Lymphoma presents with certain non-specific symptoms. If symptoms are persistent, lymphoma needs to be excluded medically.

Lymphadenopathy or swelling of lymph nodes – It is the primary presentation in lymphoma.

B symptoms (systemic symptoms) – Can be associated with both Hodgkin’s lymphoma and non-Hodgkin’s lymphoma.

They consist of:

Night sweats
Weight loss

Other Symptoms :

Loss of appetite or anorexia
Respiratory distress or dyspnea

Lymphoma is definitively diagnosed by a lymph node biopsy, meaning a partial or total excision of a lymph node that is then examined under the microscope. This examination reveals histopathological features that may indicate lymphoma.

After lymphoma is diagnosed, a variety of tests may be carried out to look for specific features characteristic of different types of lymphoma.

There are many forms of lymphoma. Some forms of lymphoma are categorized as indolent (e.g. small lymphocytic lymphoma), compatible with a long life even without treatment, whereas other forms are aggressive (e.g. Burkitt’s lymphoma), causing rapid deterioration and death. However, most of the aggressive lymphomas respond well to treatment and are curable.

The prognosis, therefore, depends on the correct diagnosis and classification of the disease, which is established after examination of a biopsy by a pathologist (usually a hematopathologist).

After a diagnosis and before treatment, cancer is staged.

This refers to deducing how far cancer has spread, in local tissue and to other sites.

Staging is reported as a grade between I (confined) and IV (spread). Staging is carried out because the stage of cancer impacts its prognosis and treatment.

The Ann Arbor staging system is routinely used for the staging of both HL and NHL.

In this staging system, stage I represents a localized disease contained within a lymph node.

Stage II the presence of lymphoma in two or more lymph nodes.

Stage III spread of the lymphoma to both sides of the diaphragm.

Stage IV to tissue outside a lymph node.

A CT scan or PET scan are imaging modalities used to stage cancer.


Prognosis and treatment are different for HL and between all the different forms of NHL, and also depends on the grade of the tumour, referring to how quickly cancer replicates.

Paradoxically, high-grade lymphomas are more readily treated and have better prognoses.

A well-known example of a high-grade tumor is that of Burkitt’s lymphoma, which is a high-grade tumor that has been known to double within days but is readily treated.

Low-grade lymphomas

Many low-grade lymphomas remain indolent for many years. In these lymphomas, metastases are very likely. For this reason, the treatment of the non-symptomatic patient is often avoided.
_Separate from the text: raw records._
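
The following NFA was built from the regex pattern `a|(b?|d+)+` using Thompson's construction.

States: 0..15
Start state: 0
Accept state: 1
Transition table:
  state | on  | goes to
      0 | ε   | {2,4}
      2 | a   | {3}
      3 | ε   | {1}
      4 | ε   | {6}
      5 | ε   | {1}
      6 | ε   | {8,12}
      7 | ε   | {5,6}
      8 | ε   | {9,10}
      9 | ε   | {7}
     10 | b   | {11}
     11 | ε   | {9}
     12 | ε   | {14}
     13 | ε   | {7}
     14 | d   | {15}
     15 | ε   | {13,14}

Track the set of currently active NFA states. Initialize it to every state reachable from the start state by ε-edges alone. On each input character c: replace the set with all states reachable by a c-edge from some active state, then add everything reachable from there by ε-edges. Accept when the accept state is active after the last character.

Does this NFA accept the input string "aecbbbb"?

Answer: REJECT

Steps:
initial (ε-close {0}): {0,1,2,4,5,6,7,8,9,10,12,14}
'a' @ 1: {1,3}  (accept∈set)
'e' @ 2: {}  — dead — no transitions
rest 'cbbbb' ignored (set empty)
final: {}; accept 1 not in set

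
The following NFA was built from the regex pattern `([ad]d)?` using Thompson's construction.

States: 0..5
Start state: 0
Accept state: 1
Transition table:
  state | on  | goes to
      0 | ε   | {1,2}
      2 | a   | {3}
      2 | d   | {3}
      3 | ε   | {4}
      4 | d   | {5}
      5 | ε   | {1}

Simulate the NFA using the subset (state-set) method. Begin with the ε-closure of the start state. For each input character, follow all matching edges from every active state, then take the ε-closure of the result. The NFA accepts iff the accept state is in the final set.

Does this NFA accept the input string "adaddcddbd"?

Answer: REJECT

Steps:
S₀ = ε-closure({0}) = {0,1,2}
'a' @ 1: {3,4}
'd' @ 2: {1,5}  ✓accept
'a' @ 3: {}  — dead — no transitions
rest 'ddcddbd' ignored (set empty)
final: {}; accept 1 not in set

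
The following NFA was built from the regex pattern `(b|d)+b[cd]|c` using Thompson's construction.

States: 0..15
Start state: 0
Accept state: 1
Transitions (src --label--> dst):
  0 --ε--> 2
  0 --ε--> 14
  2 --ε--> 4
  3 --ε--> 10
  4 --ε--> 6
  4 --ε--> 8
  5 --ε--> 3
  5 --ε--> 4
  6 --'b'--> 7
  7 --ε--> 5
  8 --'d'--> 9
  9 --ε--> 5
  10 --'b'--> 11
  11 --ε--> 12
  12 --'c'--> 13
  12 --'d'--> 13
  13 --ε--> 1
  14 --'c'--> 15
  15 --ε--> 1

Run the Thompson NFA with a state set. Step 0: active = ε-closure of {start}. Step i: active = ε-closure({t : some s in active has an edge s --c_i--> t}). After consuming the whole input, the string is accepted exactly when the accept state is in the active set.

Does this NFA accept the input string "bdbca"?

S₀ = ε-closure({0}) = {0,2,4,6,8,14}
'b' @ 1: {3,4,5,6,7,8,10}
'd' @ 2: {3,4,5,6,8,9,10}
'b' @ 3: {3,4,5,6,7,8,10,11,12}
'c' @ 4: {1,13}  [accepting]
'a' @ 5: {}  — state set empty
final: {}; accept 1 not in set

Answer: REJECT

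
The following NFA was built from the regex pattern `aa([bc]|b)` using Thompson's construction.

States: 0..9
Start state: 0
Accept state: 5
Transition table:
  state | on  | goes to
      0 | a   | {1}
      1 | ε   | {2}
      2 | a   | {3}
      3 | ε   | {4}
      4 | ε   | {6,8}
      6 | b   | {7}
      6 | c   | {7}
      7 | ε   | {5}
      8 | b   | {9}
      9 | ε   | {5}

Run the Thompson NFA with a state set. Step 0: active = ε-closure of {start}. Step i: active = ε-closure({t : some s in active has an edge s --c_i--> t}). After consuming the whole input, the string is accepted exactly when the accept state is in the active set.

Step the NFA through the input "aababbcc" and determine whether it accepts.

initial (ε-close {0}): {0}
'a' @ 1: {1,2}
'a' @ 2: {3,4,6,8}
'b' @ 3: {5,7,9}  (accept∈set)
'a' @ 4: {}  — no active states
rest 'bbcc' ignored (set empty)
end set {} — state 5 not in

Answer: REJECT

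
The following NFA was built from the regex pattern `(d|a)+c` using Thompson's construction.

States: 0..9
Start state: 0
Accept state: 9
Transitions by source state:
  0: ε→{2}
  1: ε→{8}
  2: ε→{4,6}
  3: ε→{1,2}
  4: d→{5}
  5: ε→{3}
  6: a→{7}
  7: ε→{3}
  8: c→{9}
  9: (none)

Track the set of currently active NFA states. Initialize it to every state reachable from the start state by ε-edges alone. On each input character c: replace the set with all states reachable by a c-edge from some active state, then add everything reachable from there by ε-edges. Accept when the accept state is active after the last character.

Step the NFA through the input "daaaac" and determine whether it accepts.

start: ε-closure({0}) = {0,2,4,6}
'd' @ 1: {1,2,3,4,5,6,8}
'a' @ 2: {1,2,3,4,6,7,8}
'a' @ 3: {1,2,3,4,6,7,8}
'a' @ 4: {1,2,3,4,6,7,8}
'a' @ 5: {1,2,3,4,6,7,8}
'c' @ 6: {9}  (accept∈set)
final: {9}; accept 9 in set

Answer: ACCEPT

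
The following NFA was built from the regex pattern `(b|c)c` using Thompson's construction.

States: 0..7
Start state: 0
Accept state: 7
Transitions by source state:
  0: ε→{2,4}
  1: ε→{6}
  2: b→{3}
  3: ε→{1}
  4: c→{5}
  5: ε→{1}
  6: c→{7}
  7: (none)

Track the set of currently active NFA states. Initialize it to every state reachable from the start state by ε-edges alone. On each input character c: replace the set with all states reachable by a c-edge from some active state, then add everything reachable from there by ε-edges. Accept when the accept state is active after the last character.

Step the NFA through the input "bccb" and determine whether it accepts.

start: ε-closure({0}) = {0,2,4}
'b' @ 1: {1,3,6}
'c' @ 2: {7}  (accept∈set)
'c' @ 3: {}  — no active states
rest 'b' ignored (set empty)
end set {} — state 7 not in

Answer: REJECT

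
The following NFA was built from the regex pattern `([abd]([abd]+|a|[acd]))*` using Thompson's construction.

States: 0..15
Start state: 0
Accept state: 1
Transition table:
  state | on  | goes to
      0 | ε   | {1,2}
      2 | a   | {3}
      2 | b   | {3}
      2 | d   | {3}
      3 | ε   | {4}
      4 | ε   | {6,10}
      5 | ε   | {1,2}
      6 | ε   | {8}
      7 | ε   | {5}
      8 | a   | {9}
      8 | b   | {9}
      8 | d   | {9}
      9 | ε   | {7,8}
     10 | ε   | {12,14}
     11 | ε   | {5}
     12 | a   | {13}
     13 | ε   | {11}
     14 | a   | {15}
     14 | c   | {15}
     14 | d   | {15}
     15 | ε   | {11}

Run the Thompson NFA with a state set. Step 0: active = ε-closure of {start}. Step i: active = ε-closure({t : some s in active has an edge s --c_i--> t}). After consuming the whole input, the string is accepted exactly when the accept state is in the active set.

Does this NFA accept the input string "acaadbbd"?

Answer: ACCEPT

Derivation:
S₀ = ε-closure({0}) = {0,1,2}
'a' @ 1: {3,4,6,8,10,12,14}
'c' @ 2: {1,2,5,11,15}  (accept∈set)
'a' @ 3: {3,4,6,8,10,12,14}
'a' @ 4: {1,2,5,7,8,9,11,13,15}  (accept∈set)
'd' @ 5: {1,2,3,4,5,6,7,8,9,10,12,14}  (accept∈set)
'b' @ 6: {1,2,3,4,5,6,7,8,9,10,12,14}  (accept∈set)
'b' @ 7: {1,2,3,4,5,6,7,8,9,10,12,14}  (accept∈set)
'd' @ 8: {1,2,3,4,5,6,7,8,9,10,11,12,14,15}  (accept∈set)
end set {1,2,3,4,5,6,7,8,9,10,11,12,14,15} — state 1 in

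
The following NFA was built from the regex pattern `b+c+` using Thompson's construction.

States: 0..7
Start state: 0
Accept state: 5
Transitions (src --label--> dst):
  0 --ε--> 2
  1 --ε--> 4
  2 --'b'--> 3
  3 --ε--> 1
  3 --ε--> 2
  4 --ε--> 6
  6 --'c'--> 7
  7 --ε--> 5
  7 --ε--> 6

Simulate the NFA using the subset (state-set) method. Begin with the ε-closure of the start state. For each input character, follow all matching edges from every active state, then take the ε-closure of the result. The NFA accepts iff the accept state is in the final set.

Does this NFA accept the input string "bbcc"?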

This is carried out because the harms and risks of treatment outweigh the benefits.

If a low-grade lymphoma is becoming symptomatic, radiotherapy or chemotherapy are the treatments of choice; although they do not cure the lymphoma, they can alleviate the symptoms, particularly painful lymphadenopathy.
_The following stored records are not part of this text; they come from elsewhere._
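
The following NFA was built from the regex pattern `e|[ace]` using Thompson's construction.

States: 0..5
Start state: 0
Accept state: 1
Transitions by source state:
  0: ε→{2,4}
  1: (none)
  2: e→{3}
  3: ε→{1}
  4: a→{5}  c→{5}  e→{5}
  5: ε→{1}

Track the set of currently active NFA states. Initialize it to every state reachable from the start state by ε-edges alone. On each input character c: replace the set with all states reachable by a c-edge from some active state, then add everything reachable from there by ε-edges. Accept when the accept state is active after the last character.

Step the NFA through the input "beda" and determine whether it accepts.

Answer: REJECT

Steps:
S₀ = ε-closure({0}) = {0,2,4}
'b' @ 1: {}  — dead — no transitions
rest 'eda' ignored (set empty)
end set {} — state 1 not in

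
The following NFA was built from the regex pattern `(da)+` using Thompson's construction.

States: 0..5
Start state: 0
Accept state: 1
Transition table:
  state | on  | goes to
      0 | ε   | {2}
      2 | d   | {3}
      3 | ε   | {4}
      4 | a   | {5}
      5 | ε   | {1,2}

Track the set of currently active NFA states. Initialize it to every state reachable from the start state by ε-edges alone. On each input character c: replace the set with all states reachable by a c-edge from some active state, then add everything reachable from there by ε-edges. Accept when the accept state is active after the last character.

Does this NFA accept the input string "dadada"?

S₀ = ε-closure({0}) = {0,2}
'd' @ 1: {3,4}
'a' @ 2: {1,2,5}  (accept∈set)
'd' @ 3: {3,4}
'a' @ 4: {1,2,5}  (accept∈set)
'd' @ 5: {3,4}
'a' @ 6: {1,2,5}  (accept∈set)
end set {1,2,5} — state 1 in

Answer: ACCEPT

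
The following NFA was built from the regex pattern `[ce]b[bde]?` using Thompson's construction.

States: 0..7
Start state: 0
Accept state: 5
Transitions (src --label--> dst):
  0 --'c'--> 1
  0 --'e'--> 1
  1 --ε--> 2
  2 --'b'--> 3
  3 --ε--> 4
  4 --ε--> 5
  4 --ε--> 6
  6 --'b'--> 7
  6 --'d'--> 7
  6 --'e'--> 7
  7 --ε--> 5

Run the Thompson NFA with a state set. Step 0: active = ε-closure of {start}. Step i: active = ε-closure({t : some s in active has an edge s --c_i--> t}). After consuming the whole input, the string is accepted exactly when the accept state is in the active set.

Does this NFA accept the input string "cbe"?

start: ε-closure({0}) = {0}
'c' @ 1: {1,2}
'b' @ 2: {3,4,5,6}  (accept∈set)
'e' @ 3: {5,7}  (accept∈set)
after full input: {5,7}  (accept=5 in)

Answer: ACCEPT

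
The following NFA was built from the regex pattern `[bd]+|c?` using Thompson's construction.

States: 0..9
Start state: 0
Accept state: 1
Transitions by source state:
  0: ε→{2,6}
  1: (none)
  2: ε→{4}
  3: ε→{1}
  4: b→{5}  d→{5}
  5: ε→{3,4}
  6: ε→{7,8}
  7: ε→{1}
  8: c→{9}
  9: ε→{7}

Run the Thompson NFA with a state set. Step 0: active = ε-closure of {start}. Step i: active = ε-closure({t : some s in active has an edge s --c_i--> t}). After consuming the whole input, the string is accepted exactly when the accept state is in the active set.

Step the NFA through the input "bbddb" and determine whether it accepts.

start: ε-closure({0}) = {0,1,2,4,6,7,8}
'b' @ 1: {1,3,4,5}  ✓accept
'b' @ 2: {1,3,4,5}  ✓accept
'd' @ 3: {1,3,4,5}  ✓accept
'd' @ 4: {1,3,4,5}  ✓accept
'b' @ 5: {1,3,4,5}  ✓accept
final: {1,3,4,5}; accept 1 in set

Answer: ACCEPT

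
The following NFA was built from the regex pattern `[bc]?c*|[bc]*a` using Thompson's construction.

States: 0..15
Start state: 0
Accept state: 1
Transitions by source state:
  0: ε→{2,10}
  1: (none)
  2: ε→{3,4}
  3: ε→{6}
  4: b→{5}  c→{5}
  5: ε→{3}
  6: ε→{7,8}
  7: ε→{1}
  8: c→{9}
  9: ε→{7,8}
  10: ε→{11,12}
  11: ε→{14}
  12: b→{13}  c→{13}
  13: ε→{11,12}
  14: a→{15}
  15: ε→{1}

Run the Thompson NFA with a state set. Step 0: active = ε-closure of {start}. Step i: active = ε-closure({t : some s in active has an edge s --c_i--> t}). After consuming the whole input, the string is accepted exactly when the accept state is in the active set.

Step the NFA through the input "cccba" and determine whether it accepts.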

Patients with these types of lymphoma can live near-normal lifespans, but the disease is incurable.

High-grade lymphomas

Treatment of some other, more aggressive, forms of lymphoma can result in a cure in the majority of cases, but the prognosis for patients with a poor response to therapy is worse.

Treatment for these types of lymphoma typically consists of aggressive chemotherapy, including the CHOP or R-CHOP regimen.

Hodgkin lymphoma typically is treated with radiotherapy alone, as long as it is localized. Advanced Hodgkin disease requires systemic chemotherapy, sometimes combined with radiotherapy.

Lymphoma is the most common form of hematological malignancy, or “blood cancer”, in the developed world.

Taken together, lymphomas represent 5.3% of all cancers (excluding simple basal cell and squamous cell skin cancers) in the United States and 55.6% of all blood cancers.